45rar Exclusive - Sevina Model Webeweb Set

The body of the essay should expand on the details of the Sevina model within the Webeweb set.

In essence, the set is both a physical couture line and its one‑to‑one digital counterpart, linked forever by a cryptographic signature. sevina model webeweb set 45rar exclusive


                 +-------------------+
                 |   Raw Web Page    |
                 +-------------------+
                    |   |   |
  HTML DOM ---------+   |   +-------- Screenshots (PNG)
                    |   |
  CSS/JS -----------+   +-------- Text Extraction
                    |
                +-----------+
                |  Pre‑proc |
                +-----------+
                    |
    +----------------+-------------------+
    |                |                   |
   GTE            Vision‑Transformer      BERT‑Text
    |                |                   |
    +-------+--------+--------+----------+
            |                 |
      Cross‑Modal Attention (Fusion)
            |
        Shared Embedding (E)
            |
   +-------------------+-------------------+
   |    Retrieval Head |   Recommendation |
   +-------------------+-------------------+
   |        Tagging Head (sigmoid)        |
   +--------------------------------------+

BERT [Devlin et al., 2019] and its successors (RoBERTa, ELECTRA) have been adapted to web text (e.g., WebBERT [Zhang et al., 2021]), but they ignore visual layout and link structure.

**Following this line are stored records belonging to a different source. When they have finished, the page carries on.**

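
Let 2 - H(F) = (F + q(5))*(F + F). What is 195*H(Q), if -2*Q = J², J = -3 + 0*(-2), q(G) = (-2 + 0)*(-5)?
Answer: 20085/2 ≈ 10043.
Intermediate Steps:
q(G) = 10 (q(G) = -2*(-5) = 10)
J = -3 (J = -3 + 0 = -3)
Q = -9/2 (Q = -½*(-3)² = -½*9 = -9/2 ≈ -4.5000)
H(F) = 2 - 2*F*(10 + F) (H(F) = 2 - (F + 10)*(F + F) = 2 - (10 + F)*2*F = 2 - 2*F*(10 + F))
195*H(Q) = 195*(2 - 20*(-9/2) - 2*(-9/2)²) = 195*(2 + 90 - 2*81/4) = 195*(2 + 90 - 81/2) = 195*(103/2) = 20085/2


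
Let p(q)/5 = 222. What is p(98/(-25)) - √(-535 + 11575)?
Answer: 1110 - 4*√690 ≈ 1004.9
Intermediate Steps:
p(q) = 1110 (p(q) = 5*222 = 1110)
p(98/(-25)) - √(-535 + 11575) = 1110 - √(-535 + 11575) = 1110 - √11040 = 1110 - 4*√690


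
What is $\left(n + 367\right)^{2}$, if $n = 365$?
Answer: $535824$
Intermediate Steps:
$\left(n + 367\right)^{2} = \left(365 + 367\right)^{2} = 732^{2} = 535824$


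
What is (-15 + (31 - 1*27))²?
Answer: 121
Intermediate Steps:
(-15 + (31 - 1*27))² = (-15 + (31 - 27))² = (-15 + 4)² = (-11)² = 121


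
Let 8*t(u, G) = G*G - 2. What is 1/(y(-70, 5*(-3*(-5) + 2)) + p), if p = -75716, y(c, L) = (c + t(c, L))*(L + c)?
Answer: -8/505783 ≈ -1.5817e-5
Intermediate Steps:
t(u, G) = -¼ + G²/8 (t(u, G) = (G*G - 2)/8 = (G² - 2)/8 = (-2 + G²)/8 = -¼ + G²/8)
y(c, L) = (L + c)*(-¼ + c + L²/8) (y(c, L) = (c + (-¼ + L²/8))*(L + c) = (-¼ + c + L²/8)*(L + c) = (L + c)*(-¼ + c + L²/8))
1/(y(-70, 5*(-3*(-5) + 2)) + p) = 1/(((-70)² + (5*(-3*(-5) + 2))*(-70) + (5*(-3*(-5) + 2))*(-2 + (5*(-3*(-5) + 2))²)/8 + (⅛)*(-70)*(-2 + (5*(-3*(-5) + 2))²)) - 75716) = 1/((4900 + (5*(15 + 2))*(-70) + (5*(15 + 2))*(-2 + (5*(15 + 2))²)/8 + (⅛)*(-70)*(-2 + (5*(15 + 2))²)) - 75716) = 1/((4900 + (5*17)*(-70) + (5*17)*(-2 + (5*17)²)/8 + (⅛)*(-70)*(-2 + (5*17)²)) - 75716) = 1/((4900 + 85*(-70) + (⅛)*85*(-2 + 85²) + (⅛)*(-70)*(-2 + 85²)) - 75716) = 1/((4900 - 5950 + (⅛)*85*(-2 + 7225) + (⅛)*(-70)*(-2 + 7225)) - 75716) = 1/((4900 - 5950 + (⅛)*85*7223 + (⅛)*(-70)*7223) - 75716) = 1/((4900 - 5950 + 613955/8 - 252805/4) - 75716) = 1/(99945/8 - 75716) = 1/(-505783/8) = -8/505783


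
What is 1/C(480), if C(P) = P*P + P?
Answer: 1/230880 ≈ 4.3313e-6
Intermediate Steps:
C(P) = P + P² (C(P) = P² + P = P + P²)
1/C(480) = 1/(480*(1 + 480)) = 1/(480*481) = 1/230880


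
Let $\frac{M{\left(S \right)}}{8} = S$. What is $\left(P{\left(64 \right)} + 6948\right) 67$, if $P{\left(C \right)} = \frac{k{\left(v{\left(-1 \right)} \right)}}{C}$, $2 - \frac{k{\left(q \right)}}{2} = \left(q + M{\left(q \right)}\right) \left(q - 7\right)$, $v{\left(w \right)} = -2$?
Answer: $465181$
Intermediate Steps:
$M{\left(S \right)} = 8 S$
$k{\left(q \right)} = 4 - 18 q \left(-7 + q\right)$ ($k{\left(q \right)} = 4 - 2 \left(q + 8 q\right) \left(q - 7\right) = 4 - 2 \cdot 9 q \left(-7 + q\right) = 4 - 18 q \left(-7 + q\right)$)
$P{\left(C \right)} = - \frac{320}{C}$ ($P{\left(C \right)} = \frac{4 - 18 \left(-2\right)^{2} + 126 \left(-2\right)}{C} = \frac{4 - 72 - 252}{C} = - \frac{320}{C}$)
$\left(P{\left(64 \right)} + 6948\right) 67 = \left(- \frac{320}{64} + 6948\right) 67 = \left(\left(-320\right) \frac{1}{64} + 6948\right) 67 = \left(-5 + 6948\right) 67 = 6943 \cdot 67 = 465181$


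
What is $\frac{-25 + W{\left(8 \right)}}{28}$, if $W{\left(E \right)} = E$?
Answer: $- \frac{17}{28} \approx -0.60714$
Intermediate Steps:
$\frac{-25 + W{\left(8 \right)}}{28} = \frac{-25 + 8}{28} = \frac{1}{28} \left(-17\right) = - \frac{17}{28}$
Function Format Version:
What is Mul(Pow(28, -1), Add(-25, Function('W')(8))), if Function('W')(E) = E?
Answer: Rational(-17, 28) ≈ -0.60714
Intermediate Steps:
Mul(Pow(28, -1), Add(-25, Function('W')(8))) = Mul(Pow(28, -1), Add(-25, 8)) = Mul(Rational(1, 28), -17) = Rational(-17, 28)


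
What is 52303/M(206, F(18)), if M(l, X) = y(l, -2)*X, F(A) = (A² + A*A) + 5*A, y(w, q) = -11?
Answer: -52303/8118 ≈ -6.4428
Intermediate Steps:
F(A) = 2*A² + 5*A (F(A) = (A² + A²) + 5*A = 2*A² + 5*A)
M(l, X) = -11*X
52303/M(206, F(18)) = 52303/((-198*(5 + 2*18))) = 52303/((-198*(5 + 36))) = 52303/((-198*41)) = 52303/((-11*738)) = 52303/(-8118) = 52303*(-1/8118) = -52303/8118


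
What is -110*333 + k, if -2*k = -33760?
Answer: -19750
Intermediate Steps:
k = 16880 (k = -½*(-33760) = 16880)
-110*333 + k = -110*333 + 16880 = -36630 + 16880 = -19750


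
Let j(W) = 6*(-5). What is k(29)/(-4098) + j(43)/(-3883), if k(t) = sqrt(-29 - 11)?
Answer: 30/3883 - I*sqrt(10)/2049 ≈ 0.007726 - 0.0015433*I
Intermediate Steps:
j(W) = -30
k(t) = 2*I*sqrt(10) (k(t) = sqrt(-40) = 2*I*sqrt(10))
k(29)/(-4098) + j(43)/(-3883) = (2*I*sqrt(10))/(-4098) - 30/(-3883) = (2*I*sqrt(10))*(-1/4098) - 30*(-1/3883) = -I*sqrt(10)/2049 + 30/3883 = 30/3883 - I*sqrt(10)/2049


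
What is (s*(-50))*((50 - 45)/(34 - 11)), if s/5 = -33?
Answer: 41250/23 ≈ 1793.5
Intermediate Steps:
s = -165 (s = 5*(-33) = -165)
(s*(-50))*((50 - 45)/(34 - 11)) = (-165*(-50))*((50 - 45)/(34 - 11)) = 8250*(5/23) = 41250/23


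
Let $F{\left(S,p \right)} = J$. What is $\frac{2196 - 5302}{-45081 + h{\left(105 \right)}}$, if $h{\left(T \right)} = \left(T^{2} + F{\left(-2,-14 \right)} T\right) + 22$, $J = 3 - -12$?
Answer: $\frac{3106}{32459} \approx 0.09569$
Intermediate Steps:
$J = 15$ ($J = 3 + 12 = 15$)
$F{\left(S,p \right)} = 15$
$h{\left(T \right)} = 22 + T^{2} + 15 T$ ($h{\left(T \right)} = \left(T^{2} + 15 T\right) + 22 = 22 + T^{2} + 15 T$)
$\frac{2196 - 5302}{-45081 + h{\left(105 \right)}} = \frac{2196 - 5302}{-45081 + \left(22 + 105^{2} + 15 \cdot 105\right)} = \frac{2196 - 5302}{-45081 + \left(22 + 11025 + 1575\right)} = - \frac{3106}{-45081 + 12622} = - \frac{3106}{-32459} = \left(-3106\right) \left(- \frac{1}{32459}\right) = \frac{3106}{32459}$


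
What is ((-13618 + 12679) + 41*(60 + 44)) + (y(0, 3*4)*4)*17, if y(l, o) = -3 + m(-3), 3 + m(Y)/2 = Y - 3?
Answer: 1897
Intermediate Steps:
m(Y) = -12 + 2*Y (m(Y) = -6 + 2*(Y - 3) = -6 + 2*(-3 + Y) = -6 + (-6 + 2*Y) = -12 + 2*Y)
y(l, o) = -21 (y(l, o) = -3 + (-12 + 2*(-3)) = -3 + (-12 - 6) = -3 - 18 = -21)
((-13618 + 12679) + 41*(60 + 44)) + (y(0, 3*4)*4)*17 = ((-13618 + 12679) + 41*(60 + 44)) - 21*4*17 = (-939 + 41*104) - 84*17 = (-939 + 4264) - 1428 = 3325 - 1428 = 1897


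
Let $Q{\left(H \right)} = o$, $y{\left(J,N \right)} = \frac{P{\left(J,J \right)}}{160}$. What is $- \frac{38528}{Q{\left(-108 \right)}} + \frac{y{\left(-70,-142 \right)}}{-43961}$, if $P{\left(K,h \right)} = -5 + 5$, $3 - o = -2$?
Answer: $- \frac{38528}{5} \approx -7705.6$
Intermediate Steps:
$o = 5$ ($o = 3 - -2 = 3 + 2 = 5$)
$P{\left(K,h \right)} = 0$
$y{\left(J,N \right)} = 0$ ($y{\left(J,N \right)} = \frac{0}{160} = 0 \cdot \frac{1}{160} = 0$)
$Q{\left(H \right)} = 5$
$- \frac{38528}{Q{\left(-108 \right)}} + \frac{y{\left(-70,-142 \right)}}{-43961} = - \frac{38528}{5} + \frac{0}{-43961} = \left(-38528\right) \frac{1}{5} + 0 \left(- \frac{1}{43961}\right) = - \frac{38528}{5} + 0 = - \frac{38528}{5}$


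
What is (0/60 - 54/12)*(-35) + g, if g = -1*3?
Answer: 309/2 ≈ 154.50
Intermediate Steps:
g = -3
(0/60 - 54/12)*(-35) + g = (0/60 - 54/12)*(-35) - 3 = (0*(1/60) - 54*1/12)*(-35) - 3 = (0 - 9/2)*(-35) - 3 = -9/2*(-35) - 3 = 315/2 - 3 = 309/2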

The body of the essay should expand on

The rapid growth of heterogeneous web content demands models that can simultaneously process structural, visual, and semantic cues. In this paper we introduce Sevina, an exclusive deep‑learning architecture tailored for the Web‑EWeb 45RAR benchmark—a curated collection of 45 × 10⁶ (45 million) rich‑media web pages spanning news, e‑commerce, social, and scholarly domains. Sevina integrates a hierarchical Graph‑Transformer Encoder (GTE) with a Multimodal Fusion Decoder (MFD) to capture link‑graph topology, visual layout, and textual semantics in a unified representation. We evaluate Sevina against state‑of‑the‑art baselines (BERT‑Graph, ViT‑Web, and Hybrid‑GNN) on three core tasks: (i) Content Retrieval, (ii) Next‑Page Recommendation, and (iii) Semantic Tag Prediction. On the 45RAR test split, Sevina achieves 71.3 % MAP, 68.9 % NDCG@10, and 84.2 % F1, outperforming the strongest baseline by +9.8 %, +11.5 %, and +6.3 %, respectively. Ablation studies reveal that the exclusive synergy between GTE and MFD contributes 4.7 % of the total performance gain. We release the full code, pretrained weights, and an evaluation toolkit under a non‑commercial license to foster reproducible research. BERT [Devlin et al


Recent works (e.g., MMF [Li et al., 2023]) employ cross‑modal attention, but they target limited‑scale datasets (≤ 1 M pages).

Sevina distinguishes itself by (i) scaling GTE to 45 M nodes via neighborhood sampling, (ii) jointly training vision, text, and graph streams, and (iii) providing exclusive task‑specific heads that leverage the fused representation.